Um an junge Talente heranzukommen, nutzen Markenartikler und Händler immer stärker das Social Web. Ohne Twitter und Facebook – so scheint es – geht im modernen Recruiting nichts mehr. Über den neuen Kanälen sollten althergebrachte Wege der Ansprache aber nicht vernachlässigt werden.

Von Studenten bevorzugte Ansprache durch Arbeitgeber

Dieses Fazit legt eine aktuelle Untersuchung nahe, für die die Studentenorganisationen "Market Team" und "Marketing zwischen Theorie und Praxis" knapp 600 Kommilitonen an Universitäten und Fachhochschulen nach ihren Vorlieben befragt haben.

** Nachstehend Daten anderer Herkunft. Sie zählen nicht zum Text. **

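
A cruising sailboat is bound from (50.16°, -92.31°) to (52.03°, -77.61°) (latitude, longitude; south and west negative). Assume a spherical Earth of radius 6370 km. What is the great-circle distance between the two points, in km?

cos σ = sin φ₁ sin φ₂ + cos φ₁ cos φ₂ cos Δλ
      = sin(50.16°)sin(52.03°) + cos(50.16°)cos(52.03°)cos(14.70°) = 0.9866
σ = 9.402° → d = Rσ = 6370·0.16410 = 1045 km

1045 km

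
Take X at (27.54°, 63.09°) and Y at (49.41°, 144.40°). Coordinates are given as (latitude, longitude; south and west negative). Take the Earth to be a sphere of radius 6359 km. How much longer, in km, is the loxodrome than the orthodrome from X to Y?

274 km

Great circle: cos σ = sin φ₁ sin φ₂ + cos φ₁ cos φ₂ cos Δλ,  σ = 1.1171 rad → d_gc = 7103.7 km
Rhumb line: Δψ = +0.4944, q = Δφ/Δψ = 0.7720, d_rh = R√(Δφ²+q²Δλ²) = 7377.3 km
Excess = 7377.3 − 7103.7 = 273.6 ≈ 274 km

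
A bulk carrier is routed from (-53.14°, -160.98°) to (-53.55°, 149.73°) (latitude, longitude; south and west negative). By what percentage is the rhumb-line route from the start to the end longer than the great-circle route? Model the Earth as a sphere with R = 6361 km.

Great circle: σ = 0.5032 rad → d_gc = Rσ = 3201.0 km
Rhumb: Δφ = -0.0072, Δλ = -0.8603, Δψ = -0.0120, q = Δφ/Δψ = 0.5970 → d_rh = R√(Δφ²+q²Δλ²) = 3267.2 km
Excess = (3267.2 − 3201.0) / 3201.0 = 66.2 / 3201.0 = 2.07% ≈ 2.1%

2.1%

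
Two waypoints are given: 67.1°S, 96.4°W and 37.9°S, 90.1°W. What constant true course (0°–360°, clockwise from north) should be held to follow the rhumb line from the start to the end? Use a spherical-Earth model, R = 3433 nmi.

7.1°

Δψ = ln[tan(π/4+φ₂/2)/tan(π/4+φ₁/2)] = +0.8810
Δλ = +0.1100 rad (taken the short way round)
course = atan2(Δλ, Δψ) = 7.11°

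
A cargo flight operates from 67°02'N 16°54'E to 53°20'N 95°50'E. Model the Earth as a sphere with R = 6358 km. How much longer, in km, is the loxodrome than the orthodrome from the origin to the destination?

Great circle: cos σ = sin φ₁ sin φ₂ + cos φ₁ cos φ₂ cos Δλ,  σ = 0.6709 rad → d_gc = 4265.5 km
Rhumb line: Δψ = -0.4893, q = Δφ/Δψ = 0.4887, d_rh = R√(Δφ²+q²Δλ²) = 4542.5 km
Excess = 4542.5 − 4265.5 = 277.0 ≈ 277 km

277 km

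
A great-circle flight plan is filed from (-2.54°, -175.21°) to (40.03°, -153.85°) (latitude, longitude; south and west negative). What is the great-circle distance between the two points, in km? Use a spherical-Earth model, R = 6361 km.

5201 km

Haversine: a = sin²(Δφ/2)+cos φ₁ cos φ₂ sin²(Δλ/2) = 0.15805;  σ = 2·atan2(√a,√(1−a))
σ = 46.850° → d = Rσ = 6361·0.81769 = 5201 km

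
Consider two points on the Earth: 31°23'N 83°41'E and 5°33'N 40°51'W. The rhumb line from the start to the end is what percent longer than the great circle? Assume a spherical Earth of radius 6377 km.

Great circle: σ = 2.0167 rad → d_gc = Rσ = 12860.8 km
Rhumb: Δφ = -0.4509, Δλ = -2.1735, Δψ = -0.4804, q = Δφ/Δψ = 0.9386 → d_rh = R√(Δφ²+q²Δλ²) = 13323.6 km
Excess = (13323.6 − 12860.8) / 12860.8 = 462.8 / 12860.8 = 3.60% ≈ 3.6%

3.6%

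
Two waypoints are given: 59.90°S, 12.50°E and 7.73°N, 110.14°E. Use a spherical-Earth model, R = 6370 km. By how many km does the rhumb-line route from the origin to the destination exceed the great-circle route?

Great circle: cos σ = sin φ₁ sin φ₂ + cos φ₁ cos φ₂ cos Δλ,  σ = 1.7543 rad → d_gc = 11174.6 km
Rhumb line: Δψ = +1.4488, q = Δφ/Δψ = 0.8147, d_rh = R√(Δφ²+q²Δλ²) = 11608.3 km
Excess = 11608.3 − 11174.6 = 433.7 ≈ 434 km

434 km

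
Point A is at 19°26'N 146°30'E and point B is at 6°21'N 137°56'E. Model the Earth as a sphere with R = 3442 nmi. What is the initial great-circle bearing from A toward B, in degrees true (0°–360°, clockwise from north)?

N = sin Δλ·cos φ₂ = -0.1480;  D = cos φ₁ sin φ₂ − sin φ₁ cos φ₂ cos Δλ = -0.2227
initial course = atan2(N, D) = 213.62°

213.6°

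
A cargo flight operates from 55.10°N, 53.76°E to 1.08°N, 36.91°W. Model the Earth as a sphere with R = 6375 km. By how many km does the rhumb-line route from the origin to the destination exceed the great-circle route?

Great circle: cos σ = sin φ₁ sin φ₂ + cos φ₁ cos φ₂ cos Δλ,  σ = 1.5620 rad → d_gc = 9957.9 km
Rhumb line: Δψ = -1.1384, q = Δφ/Δψ = 0.8282, d_rh = R√(Δφ²+q²Δλ²) = 10292.3 km
Excess = 10292.3 − 9957.9 = 334.4 ≈ 334 km

334 km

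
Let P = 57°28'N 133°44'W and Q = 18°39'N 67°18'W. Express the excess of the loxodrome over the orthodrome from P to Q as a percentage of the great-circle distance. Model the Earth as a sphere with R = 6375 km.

Great circle: σ = 1.0777 rad → d_gc = Rσ = 6870.5 km
Rhumb: Δφ = -0.6775, Δλ = +1.1595, Δψ = -0.9003, q = Δφ/Δψ = 0.7525 → d_rh = R√(Δφ²+q²Δλ²) = 7042.1 km
Excess = (7042.1 − 6870.5) / 6870.5 = 171.6 / 6870.5 = 2.50% ≈ 2.5%

2.5%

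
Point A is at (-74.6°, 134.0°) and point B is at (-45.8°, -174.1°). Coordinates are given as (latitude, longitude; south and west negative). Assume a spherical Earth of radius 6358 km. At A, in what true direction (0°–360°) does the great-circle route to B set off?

N = sin Δλ·cos φ₂ = +0.5486;  D = cos φ₁ sin φ₂ − sin φ₁ cos φ₂ cos Δλ = +0.2244
initial course = atan2(N, D) = 67.76°

67.8°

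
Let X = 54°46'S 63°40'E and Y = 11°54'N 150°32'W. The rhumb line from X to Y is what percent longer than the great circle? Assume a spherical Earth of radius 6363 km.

9.5%

Great circle: σ = 2.2592 rad → d_gc = Rσ = 14375.4 km
Rhumb: Δφ = +1.1636, Δλ = +2.5447, Δψ = +1.3564, q = Δφ/Δψ = 0.8579 → d_rh = R√(Δφ²+q²Δλ²) = 15740.1 km
Excess = (15740.1 − 14375.4) / 14375.4 = 1364.7 / 14375.4 = 9.49% ≈ 9.5%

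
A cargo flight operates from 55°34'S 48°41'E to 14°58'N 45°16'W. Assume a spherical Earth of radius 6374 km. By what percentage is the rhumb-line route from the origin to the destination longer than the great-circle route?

Great circle: σ = 1.8241 rad → d_gc = Rσ = 11627.0 km
Rhumb: Δφ = +1.2310, Δλ = -1.6397, Δψ = +1.4358, q = Δφ/Δψ = 0.8574 → d_rh = R√(Δφ²+q²Δλ²) = 11910.8 km
Excess = (11910.8 − 11627.0) / 11627.0 = 283.8 / 11627.0 = 2.44% ≈ 2.4%

2.4%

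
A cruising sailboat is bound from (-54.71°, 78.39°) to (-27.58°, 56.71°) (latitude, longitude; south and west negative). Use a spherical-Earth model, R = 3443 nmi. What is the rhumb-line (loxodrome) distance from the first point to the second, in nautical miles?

Δψ = ln[tan(π/4+φ₂/2)/tan(π/4+φ₁/2)] = +0.6443;  Δφ = +0.4735 rad,  Δλ = -0.3784 rad
q = Δφ/Δψ = 0.7349
d = R·√(Δφ² + q²Δλ²) = 3443·0.54912 = 1891 nmi

1891 nmi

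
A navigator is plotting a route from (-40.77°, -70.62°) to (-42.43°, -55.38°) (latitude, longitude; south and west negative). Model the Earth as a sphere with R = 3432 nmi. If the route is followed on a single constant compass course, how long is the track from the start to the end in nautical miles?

690 nmi

Δψ = ln[tan(π/4+φ₂/2)/tan(π/4+φ₁/2)] = -0.0387;  Δφ = -0.0290 rad,  Δλ = +0.2660 rad
q = Δφ/Δψ = 0.7477
d = R·√(Δφ² + q²Δλ²) = 3432·0.20099 = 690 nmi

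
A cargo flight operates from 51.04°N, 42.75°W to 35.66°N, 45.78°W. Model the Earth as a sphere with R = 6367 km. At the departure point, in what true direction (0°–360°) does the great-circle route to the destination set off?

N = sin Δλ·cos φ₂ = -0.0429;  D = cos φ₁ sin φ₂ − sin φ₁ cos φ₂ cos Δλ = -0.2643
initial course = atan2(N, D) = 189.23°

189.2°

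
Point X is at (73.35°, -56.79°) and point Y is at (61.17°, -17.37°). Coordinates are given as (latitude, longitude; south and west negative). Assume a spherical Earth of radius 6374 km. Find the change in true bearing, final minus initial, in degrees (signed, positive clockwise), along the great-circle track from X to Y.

+36.8°

At departure: θ₁ = atan2(sin Δλ cos φ₂, cos φ₁ sin φ₂ − sin φ₁ cos φ₂ cos Δλ) = 109.08°
At arrival: θ₂ = atan2(sin Δλ cos φ₁, −cos φ₂ sin φ₁ + sin φ₂ cos φ₁ cos Δλ) = 145.84°
Δθ = θ₂ − θ₁ = +36.8°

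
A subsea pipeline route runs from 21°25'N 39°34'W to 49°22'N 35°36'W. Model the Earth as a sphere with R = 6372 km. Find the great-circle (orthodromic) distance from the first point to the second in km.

3128 km

Haversine: a = sin²(Δφ/2)+cos φ₁ cos φ₂ sin²(Δλ/2) = 0.05905;  σ = 2·atan2(√a,√(1−a))
σ = 28.127° → d = Rσ = 6372·0.49091 = 3128 km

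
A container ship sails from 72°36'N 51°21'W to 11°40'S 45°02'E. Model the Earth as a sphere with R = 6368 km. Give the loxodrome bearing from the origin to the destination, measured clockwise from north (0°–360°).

Meridional parts: M(φ₁)=+1.8772, M(φ₂)=-0.2050 → ΔM = -2.0822;  Δλ = +1.6822 rad
tan C = Δλ / ΔM = -0.8079 → C = 141.07°

141.1°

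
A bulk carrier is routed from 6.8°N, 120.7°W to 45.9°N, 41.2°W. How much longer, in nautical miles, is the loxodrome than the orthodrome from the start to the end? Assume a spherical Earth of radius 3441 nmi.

Great circle: cos σ = sin φ₁ sin φ₂ + cos φ₁ cos φ₂ cos Δλ,  σ = 1.3582 rad → d_gc = 4673.7 nmi
Rhumb line: Δψ = +0.7848, q = Δφ/Δψ = 0.8695, d_rh = R√(Δφ²+q²Δλ²) = 4769.7 nmi
Excess = 4769.7 − 4673.7 = 96.0 ≈ 96 nmi

96 nmi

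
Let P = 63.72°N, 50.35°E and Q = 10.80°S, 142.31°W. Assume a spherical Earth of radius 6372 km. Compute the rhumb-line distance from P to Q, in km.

16892 km

Δψ = ln[tan(π/4+φ₂/2)/tan(π/4+φ₁/2)] = -1.6444;  Δφ = -1.3006 rad,  Δλ = +2.9206 rad
q = Δφ/Δψ = 0.7909
d = R·√(Δφ² + q²Δλ²) = 6372·2.65097 = 16892 km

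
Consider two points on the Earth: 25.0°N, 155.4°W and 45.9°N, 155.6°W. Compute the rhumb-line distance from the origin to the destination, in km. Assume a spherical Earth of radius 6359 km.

2320 km

Rhumb course C = atan2(Δλ, Δψ) with Δψ = ln[tan(π/4+φ₂/2)/tan(π/4+φ₁/2)] = +0.4529, Δλ = -0.0035 → C = 359.56°
d = R·|Δφ| / |cos C| = 6359·0.36477 / 0.99997 = 2320 km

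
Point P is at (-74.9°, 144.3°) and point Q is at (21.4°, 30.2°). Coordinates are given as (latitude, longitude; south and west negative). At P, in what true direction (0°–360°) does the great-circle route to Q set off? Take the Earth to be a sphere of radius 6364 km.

252.3°

N = sin Δλ·cos φ₂ = -0.8499;  D = cos φ₁ sin φ₂ − sin φ₁ cos φ₂ cos Δλ = -0.2720
initial course = atan2(N, D) = 252.25°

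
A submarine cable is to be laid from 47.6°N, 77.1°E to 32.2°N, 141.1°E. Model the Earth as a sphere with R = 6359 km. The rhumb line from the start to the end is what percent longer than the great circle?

2.4%

Great circle: σ = 0.8716 rad → d_gc = Rσ = 5542.2 km
Rhumb: Δφ = -0.2688, Δλ = +1.1170, Δψ = -0.3529, q = Δφ/Δψ = 0.7616 → d_rh = R√(Δφ²+q²Δλ²) = 5673.2 km
Excess = (5673.2 − 5542.2) / 5542.2 = 131.0 / 5542.2 = 2.36% ≈ 2.4%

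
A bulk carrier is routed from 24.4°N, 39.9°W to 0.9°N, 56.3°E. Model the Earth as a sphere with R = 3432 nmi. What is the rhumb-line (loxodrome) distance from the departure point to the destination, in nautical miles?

5754 nmi

Rhumb course C = atan2(Δλ, Δψ) with Δψ = ln[tan(π/4+φ₂/2)/tan(π/4+φ₁/2)] = -0.4236, Δλ = +1.6790 → C = 104.16°
d = R·|Δφ| / |cos C| = 3432·0.41015 / 0.24465 = 5754 nmi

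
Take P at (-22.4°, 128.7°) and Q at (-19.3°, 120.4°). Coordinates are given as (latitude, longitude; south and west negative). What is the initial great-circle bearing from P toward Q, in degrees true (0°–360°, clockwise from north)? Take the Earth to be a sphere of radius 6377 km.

290.3°

N = sin Δλ·cos φ₂ = -0.1362;  D = cos φ₁ sin φ₂ − sin φ₁ cos φ₂ cos Δλ = +0.0503
initial course = atan2(N, D) = 290.27°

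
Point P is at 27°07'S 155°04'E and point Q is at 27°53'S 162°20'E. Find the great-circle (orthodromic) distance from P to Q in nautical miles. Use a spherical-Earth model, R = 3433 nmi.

Haversine: a = sin²(Δφ/2)+cos φ₁ cos φ₂ sin²(Δλ/2) = 0.00320;  σ = 2·atan2(√a,√(1−a))
σ = 6.490° → d = Rσ = 3433·0.11327 = 389 nmi

389 nmi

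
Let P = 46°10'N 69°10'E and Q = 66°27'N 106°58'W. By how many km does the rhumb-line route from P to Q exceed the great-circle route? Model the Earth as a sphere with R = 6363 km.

Great circle: cos σ = sin φ₁ sin φ₂ + cos φ₁ cos φ₂ cos Δλ,  σ = 1.1754 rad → d_gc = 7478.9 km
Rhumb line: Δψ = +0.6576, q = Δφ/Δψ = 0.5384, d_rh = R√(Δφ²+q²Δλ²) = 10769.0 km
Excess = 10769.0 − 7478.9 = 3290.1 ≈ 3290 km

3290 km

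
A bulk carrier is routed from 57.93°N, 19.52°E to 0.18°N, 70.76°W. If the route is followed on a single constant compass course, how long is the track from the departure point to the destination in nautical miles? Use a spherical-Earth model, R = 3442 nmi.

5600 nmi

Rhumb course C = atan2(Δλ, Δψ) with Δψ = ln[tan(π/4+φ₂/2)/tan(π/4+φ₁/2)] = -1.2437, Δλ = -1.5757 → C = 231.72°
d = R·|Δφ| / |cos C| = 3442·1.00793 / 0.61957 = 5600 nmi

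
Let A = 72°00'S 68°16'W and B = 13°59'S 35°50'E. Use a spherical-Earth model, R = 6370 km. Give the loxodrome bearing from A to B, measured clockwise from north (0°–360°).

Meridional parts: M(φ₁)=-1.8427, M(φ₂)=-0.2465 → ΔM = +1.5962;  Δλ = +1.8169 rad
tan C = Δλ / ΔM = +1.1382 → C = 48.70°

48.7°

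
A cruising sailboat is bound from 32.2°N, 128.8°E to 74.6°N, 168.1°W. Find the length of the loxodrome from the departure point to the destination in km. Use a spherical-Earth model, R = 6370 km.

5987 km

Δψ = ln[tan(π/4+φ₂/2)/tan(π/4+φ₁/2)] = +1.4068;  Δφ = +0.7400 rad,  Δλ = +1.1013 rad
q = Δφ/Δψ = 0.5260
d = R·√(Δφ² + q²Δλ²) = 6370·0.93981 = 5987 km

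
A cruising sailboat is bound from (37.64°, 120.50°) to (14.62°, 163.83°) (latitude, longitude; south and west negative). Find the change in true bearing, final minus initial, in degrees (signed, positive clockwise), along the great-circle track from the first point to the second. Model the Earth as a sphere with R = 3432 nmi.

+20.2°

Initial bearing θ₁ = atan2(sin Δλ cos φ₂, cos φ₁ sin φ₂ − sin φ₁ cos φ₂ cos Δλ) = 109.10°
Final bearing θ₂ = (initial bearing from the destination back to the start) + 180° = 129.35°
Δθ = θ₂ − θ₁ = +20.2°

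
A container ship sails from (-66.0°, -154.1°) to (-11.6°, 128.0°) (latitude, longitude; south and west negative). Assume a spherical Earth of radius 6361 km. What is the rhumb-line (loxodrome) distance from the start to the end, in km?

8589 km

Rhumb course C = atan2(Δλ, Δψ) with Δψ = ln[tan(π/4+φ₂/2)/tan(π/4+φ₁/2)] = +1.3447, Δλ = -1.3596 → C = 314.68°
d = R·|Δφ| / |cos C| = 6361·0.94946 / 0.70319 = 8589 km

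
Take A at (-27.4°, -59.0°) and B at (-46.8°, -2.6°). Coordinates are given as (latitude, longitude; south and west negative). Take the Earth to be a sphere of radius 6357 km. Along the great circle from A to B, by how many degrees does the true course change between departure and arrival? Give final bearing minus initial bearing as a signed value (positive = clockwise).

-36.3°

At departure: θ₁ = atan2(sin Δλ cos φ₂, cos φ₁ sin φ₂ − sin φ₁ cos φ₂ cos Δλ) = 129.67°
At arrival: θ₂ = atan2(sin Δλ cos φ₁, −cos φ₂ sin φ₁ + sin φ₂ cos φ₁ cos Δλ) = 93.34°
Δθ = θ₂ − θ₁ = -36.3°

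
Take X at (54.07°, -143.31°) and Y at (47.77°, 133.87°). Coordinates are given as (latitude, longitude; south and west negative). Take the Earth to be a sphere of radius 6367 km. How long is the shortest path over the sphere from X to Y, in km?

Haversine: a = sin²(Δφ/2)+cos φ₁ cos φ₂ sin²(Δλ/2) = 0.17557;  σ = 2·atan2(√a,√(1−a))
σ = 49.544° → d = Rσ = 6367·0.86471 = 5506 km

5506 km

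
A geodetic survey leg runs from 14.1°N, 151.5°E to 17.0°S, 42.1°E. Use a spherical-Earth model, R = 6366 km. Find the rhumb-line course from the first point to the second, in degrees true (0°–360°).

253.9°

Δψ = ln[tan(π/4+φ₂/2)/tan(π/4+φ₁/2)] = -0.5498
Δλ = -1.9094 rad (taken the short way round)
course = atan2(Δλ, Δψ) = 253.94°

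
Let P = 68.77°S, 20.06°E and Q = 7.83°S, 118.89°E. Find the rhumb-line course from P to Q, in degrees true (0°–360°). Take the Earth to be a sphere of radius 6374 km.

Meridional parts: M(φ₁)=-1.6744, M(φ₂)=-0.1371 → ΔM = +1.5373;  Δλ = +1.7249 rad
tan C = Δλ / ΔM = +1.1220 → C = 48.29°

48.3°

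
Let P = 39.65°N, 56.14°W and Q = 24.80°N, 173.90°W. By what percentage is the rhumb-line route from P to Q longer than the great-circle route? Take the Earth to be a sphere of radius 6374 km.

Great circle: σ = 1.6287 rad → d_gc = Rσ = 10381.5 km
Rhumb: Δφ = -0.2592, Δλ = -2.0553, Δψ = -0.3079, q = Δφ/Δψ = 0.8417 → d_rh = R√(Δφ²+q²Δλ²) = 11149.6 km
Excess = (11149.6 − 10381.5) / 10381.5 = 768.1 / 10381.5 = 7.40% ≈ 7.4%

7.4%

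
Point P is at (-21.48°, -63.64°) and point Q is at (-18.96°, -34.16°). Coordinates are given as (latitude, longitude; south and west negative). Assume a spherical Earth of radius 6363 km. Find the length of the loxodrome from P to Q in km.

3085 km

Δψ = ln[tan(π/4+φ₂/2)/tan(π/4+φ₁/2)] = +0.0469;  Δφ = +0.0440 rad,  Δλ = +0.5145 rad
q = Δφ/Δψ = 0.9383
d = R·√(Δφ² + q²Δλ²) = 6363·0.48476 = 3085 km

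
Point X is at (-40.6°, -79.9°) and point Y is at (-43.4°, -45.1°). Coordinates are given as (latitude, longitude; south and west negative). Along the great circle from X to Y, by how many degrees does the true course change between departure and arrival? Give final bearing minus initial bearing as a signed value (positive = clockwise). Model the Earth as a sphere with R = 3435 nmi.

At departure: θ₁ = atan2(sin Δλ cos φ₂, cos φ₁ sin φ₂ − sin φ₁ cos φ₂ cos Δλ) = 107.84°
At arrival: θ₂ = atan2(sin Δλ cos φ₁, −cos φ₂ sin φ₁ + sin φ₂ cos φ₁ cos Δλ) = 84.14°
Δθ = θ₂ − θ₁ = -23.7°

-23.7°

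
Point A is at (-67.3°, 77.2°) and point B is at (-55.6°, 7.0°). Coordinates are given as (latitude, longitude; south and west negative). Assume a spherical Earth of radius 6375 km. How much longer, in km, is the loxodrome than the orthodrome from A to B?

Great circle: cos σ = sin φ₁ sin φ₂ + cos φ₁ cos φ₂ cos Δλ,  σ = 0.5826 rad → d_gc = 3713.88 km
Rhumb line: Δψ = +0.4332, q = Δφ/Δψ = 0.4714, d_rh = R√(Δφ²+q²Δλ²) = 3905.42 km
Excess = 3905.42 − 3713.88 = 191.54 ≈ 192 km

192 km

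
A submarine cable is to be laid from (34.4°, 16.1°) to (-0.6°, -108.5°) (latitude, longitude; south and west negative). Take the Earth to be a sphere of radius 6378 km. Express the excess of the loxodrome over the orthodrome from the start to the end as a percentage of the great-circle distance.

Great circle: σ = 2.0651 rad → d_gc = Rσ = 13171.3 km
Rhumb: Δφ = -0.6109, Δλ = -2.1747, Δψ = -0.6506, q = Δφ/Δψ = 0.9390 → d_rh = R√(Δφ²+q²Δλ²) = 13593.9 km
Excess = (13593.9 − 13171.3) / 13171.3 = 422.6 / 13171.3 = 3.21% ≈ 3.2%

3.2%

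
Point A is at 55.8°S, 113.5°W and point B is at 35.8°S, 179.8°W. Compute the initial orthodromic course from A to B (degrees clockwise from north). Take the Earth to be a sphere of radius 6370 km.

N = sin Δλ·cos φ₂ = -0.7427;  D = cos φ₁ sin φ₂ − sin φ₁ cos φ₂ cos Δλ = -0.0592
initial course = atan2(N, D) = 265.45°

265.4°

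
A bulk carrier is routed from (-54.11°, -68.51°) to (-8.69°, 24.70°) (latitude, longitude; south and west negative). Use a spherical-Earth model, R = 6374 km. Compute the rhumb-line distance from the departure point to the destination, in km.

Rhumb course C = atan2(Δλ, Δψ) with Δψ = ln[tan(π/4+φ₂/2)/tan(π/4+φ₁/2)] = +0.9752, Δλ = +1.6268 → C = 59.06°
d = R·|Δφ| / |cos C| = 6374·0.79273 / 0.51415 = 9828 km

9828 km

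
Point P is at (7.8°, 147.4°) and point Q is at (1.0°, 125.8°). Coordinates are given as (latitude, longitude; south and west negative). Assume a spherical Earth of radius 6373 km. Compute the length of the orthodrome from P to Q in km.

Haversine: a = sin²(Δφ/2)+cos φ₁ cos φ₂ sin²(Δλ/2) = 0.03830;  σ = 2·atan2(√a,√(1−a))
σ = 22.571° → d = Rσ = 6373·0.39394 = 2511 km

2511 km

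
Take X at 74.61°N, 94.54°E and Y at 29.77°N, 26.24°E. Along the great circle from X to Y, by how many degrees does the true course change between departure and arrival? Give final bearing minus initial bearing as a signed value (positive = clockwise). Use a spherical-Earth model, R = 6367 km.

At departure: θ₁ = atan2(sin Δλ cos φ₂, cos φ₁ sin φ₂ − sin φ₁ cos φ₂ cos Δλ) = 257.58°
At arrival: θ₂ = atan2(sin Δλ cos φ₁, −cos φ₂ sin φ₁ + sin φ₂ cos φ₁ cos Δλ) = 197.37°
Δθ = θ₂ − θ₁ = -60.2°

-60.2°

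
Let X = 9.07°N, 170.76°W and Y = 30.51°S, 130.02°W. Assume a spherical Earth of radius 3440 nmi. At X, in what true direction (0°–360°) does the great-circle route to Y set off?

137.1°

θ = atan2( sin Δλ·cos φ₂ ,  cos φ₁ sin φ₂ − sin φ₁ cos φ₂ cos Δλ )
  = atan2(+0.5623, -0.6042) = 137.06°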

Dabei stellte sich heraus, dass persönliche Formen der Kontaktaufnahme besonders hoch im Kurs stehen. Vorträge und Workshops, mit denen sich Unternehmen an der Uni präsentieren, sind gefragt. Auch Messen und Recruitingveranstaltungen finden sich auf vorderen Plätzen der Beliebtheitsskala.